As Washington tightens its stranglehold on advanced semiconductor exports, Beijing has declared war on chip dependency. State authorities and tech giants are now orchestrating an unprecedented mobilization to forge a completely homegrown AI chip ecosystem—one that could reshape the global balance of technological power.

  • State media spotlights local chipmakers

On September 16, 2025, state broadcaster CCTV used its News Simulcast program to spotlight Premier Li Qiang's inspection tour of Gansu and Qinghai. During his visit to the China Unicom Sanjiangyuan Big Data Base and a renewable-powered AI data center in Xining, Li presided over a showcase highlighting the country's domestic AI chipmakers.

The broadcast made no mention of Nvidia. Instead, it underscored that several Chinese processors already outperform the company's A800 GPU designed for China and approach the performance of the H20, reflecting Beijing's intent to promote domestic chips as credible alternatives.

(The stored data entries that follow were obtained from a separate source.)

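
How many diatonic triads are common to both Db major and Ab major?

4

Diatonic triads of Db major: Db major (I), Eb minor (ii), F minor (iii), Gb major (IV), Ab major (V), Bb minor (vi), C diminished (vii°).
Diatonic triads of Ab major: Ab major (I), Bb minor (ii), C minor (iii), Db major (IV), Eb major (V), F minor (vi), G diminished (vii°).
Matching root and quality in both lists: Db major, F minor, Ab major, Bb minor.
That gives 4 common triads.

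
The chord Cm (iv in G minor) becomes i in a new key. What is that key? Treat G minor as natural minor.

The numeral i denotes a minor triad on scale degree 1. With C on degree 1, the tonic of the new key is C.
Degree 1 carries a minor triad in minor keys, so the destination is C minor.
Check: the diatonic triads of C minor (natural minor) are Cm (i), Ddim (ii°), E♭ (III), Fm (iv), Gm (v), A♭ (VI), B♭ (VII) — Cm is indeed i.

C minor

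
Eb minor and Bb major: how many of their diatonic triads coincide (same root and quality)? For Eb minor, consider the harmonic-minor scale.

1

Diatonic triads of Eb minor (harmonic minor): Eb minor (i), F diminished (ii°), Gb augmented (III+), Ab minor (iv), Bb major (V), Cb major (VI), D diminished (vii°).
Diatonic triads of Bb major: Bb major (I), C minor (ii), D minor (iii), Eb major (IV), F major (V), G minor (vi), A diminished (vii°).
Matching root and quality in both lists: Bb major.
That gives 1 common triad.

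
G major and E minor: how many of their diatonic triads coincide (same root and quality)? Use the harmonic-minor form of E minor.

4

Diatonic triads of G major: G major (I), A minor (ii), B minor (iii), C major (IV), D major (V), E minor (vi), F# diminished (vii°).
Diatonic triads of E minor (harmonic minor): E minor (i), F# diminished (ii°), G augmented (III+), A minor (iv), B major (V), C major (VI), D# diminished (vii°).
Matching root and quality in both lists: A minor, C major, E minor, F# diminished.
That gives 4 common triads.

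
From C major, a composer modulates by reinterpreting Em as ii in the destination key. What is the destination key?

The numeral ii denotes a minor triad on scale degree 2. With E on degree 2, the tonic of the new key is D.
Degree 2 carries a minor triad in major keys, so the destination is D major.
Check: the diatonic triads of D major are D (I), Em (ii), F#m (iii), G (IV), A (V), Bm (vi), C#dim (vii°) — Em is indeed ii.

D major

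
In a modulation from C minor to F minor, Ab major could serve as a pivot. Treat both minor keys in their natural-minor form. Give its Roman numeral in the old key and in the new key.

VI in C minor; III in F minor

The scale of C minor (natural minor) is C D Eb F G Ab Bb; Ab is degree 6, and the triad built there (Ab-C-Eb) is major, so it is VI.
The scale of F minor (natural minor) is F G Ab Bb C Db Eb; Ab is degree 3, and the triad built there (Ab-C-Eb) is major, so it is III.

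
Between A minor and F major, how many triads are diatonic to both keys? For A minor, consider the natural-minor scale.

4

Diatonic triads of A minor (natural minor): Am (i), Bdim (ii°), C (III), Dm (iv), Em (v), F (VI), G (VII).
Diatonic triads of F major: F (I), Gm (ii), Am (iii), Bb (IV), C (V), Dm (vi), Edim (vii°).
Matching root and quality in both lists: Am, C, Dm, F.
That gives 4 common triads.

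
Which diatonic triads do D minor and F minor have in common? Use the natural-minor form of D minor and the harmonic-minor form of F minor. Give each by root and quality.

Edim, C

Triads in D minor (natural minor): D minor (i), E diminished (ii°), F major (III), G minor (iv), A minor (v), Bb major (VI), C major (VII).
Triads in F minor (harmonic minor): F minor (i), G diminished (ii°), Ab augmented (III+), Bb minor (iv), C major (V), Db major (VI), E diminished (vii°).
Shared triads with their functions: E diminished (ii° in D minor, vii° in F minor); C major (VII in D minor, V in F minor).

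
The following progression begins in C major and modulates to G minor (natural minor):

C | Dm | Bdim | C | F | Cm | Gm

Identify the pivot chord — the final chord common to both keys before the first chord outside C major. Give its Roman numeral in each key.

Chords diatonic to C major: C, Dm, Em, F, G, Am, Bdim.
Reading the progression, the first chord not in that set is Cm, so the modulation leaves C major there.
The chord immediately before Cm is F, which is diatonic to both keys: IV in C major and VII in G minor.

F — IV in C major, VII in G minor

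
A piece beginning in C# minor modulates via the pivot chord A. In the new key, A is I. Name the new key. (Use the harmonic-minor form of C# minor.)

A major

The numeral I denotes a major triad on scale degree 1. With A on degree 1, the tonic of the new key is A.
Degree 1 carries a major triad in major keys, so the destination is A major.
Check: the diatonic triads of A major are A (I), Bm (ii), C#m (iii), D (IV), E (V), F#m (vi), G#dim (vii°) — A is indeed I.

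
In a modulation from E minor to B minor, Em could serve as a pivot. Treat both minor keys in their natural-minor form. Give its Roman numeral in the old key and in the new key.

i in E minor; iv in B minor

The scale of E minor (natural minor) is E F# G A B C D; E is degree 1, and the triad built there (E-G-B) is minor, so it is i.
The scale of B minor (natural minor) is B C# D E F# G A; E is degree 4, and the triad built there (E-G-B) is minor, so it is iv.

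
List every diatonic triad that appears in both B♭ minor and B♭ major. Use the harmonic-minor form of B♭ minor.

Triads in B♭ minor (harmonic minor): B♭m (i), Cdim (ii°), D♭aug (III+), E♭m (iv), F (V), G♭ (VI), Adim (vii°).
Triads in B♭ major: B♭ (I), Cm (ii), Dm (iii), E♭ (IV), F (V), Gm (vi), Adim (vii°).
Shared triads with their functions: F (V in B♭ minor, V in B♭ major); Adim (vii° in B♭ minor, vii° in B♭ major).

F, Adim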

Official data showed the site has agreements covering 1,747 servers with 22,832 accelerators, delivering 3,479 petaflops of capacity. Alibaba Cloud alone has installed 1,024 servers with 16,384 T-Head Semiconductor chips, providing 1,945 petaflops.

The Chinese Academy of Sciences deployed 512 servers equipped with 4,096 MetaX chips (984 petaflops). Beijing Jingyi Automation added 83 servers with 1,328 Biren accelerators (450 petaflops), while Zhonghao Xinying supplied 128 servers delivering 200 petaflops. Upcoming expansions from Tecorigin, Enflame, and Moore Threads are projected to add a further 2,002 petaflops.

In an unusual disclosure, CCTV released side-by-side specifications. Alibaba's T-Head PPU features 96GB of HBM2e memory, 700GB/s bandwidth, and 400W power draw, surpassing Nvidia's A800 and approaching the H20. Biren's 104P comes with 32GB of HBM2e, 256GB/s bandwidth, and 300W consumption. The comparisons reinforced Beijing's message that local firms are prepared to challenge Nvidia's technological dominance.

  • Policy signals: breaking through bottlenecks

Beijing's political support is deepening in step with industry mobilization. Speaking at the Cybersecurity Technology Summit Forum during the 2025 Cybersecurity Week in Kunming on September 15, 2024, Yang Jianwen, deputy director of the Cyberspace Administration of China, said the nation's cybersecurity priorities are shifting from compliance-driven to risk-driven, making self-sufficiency in core technologies a pressing need.

Yang called on leading firms to shoulder responsibility for breaking through "chokepoint" technologies, pool resources to develop indigenous chips, and partner with universities and research institutes to strengthen the ecosystem. Participants included Huawei, Baidu, China Unicom, SenseTime, Iflytek, XPeng Motors, and 10 other major players, signaling that the policy directive is resonating across China's AI supply chain.

  • Localization forecast to surpass 50% by 2027

With Nvidia's supply to China clouded by uncertainty, domestic chipmakers are moving quickly to capture share. Bernstein Research projects China's AI chip demand will reach US$39.5 billion in 2025, with localization rates climbing sharply. Industry forecasts expect local players to command 55% of the market by 2027, up from 17% in 2023.

Firms like Cambricon Technologies and Hygon Information Technology have shown strength in AI inference processors, but capacity expansion will be critical to meeting accelerating demand.

  • Strategic high ground in the global AI race

From high-profile state campaigns to televised performance benchmarks, Beijing is elevating AI chips as both a national security asset and an industrial strategy. The signal is clear: China aims to forge its own "golden shovels" to lessen reliance on Nvidia and strengthen its position in the global AI race.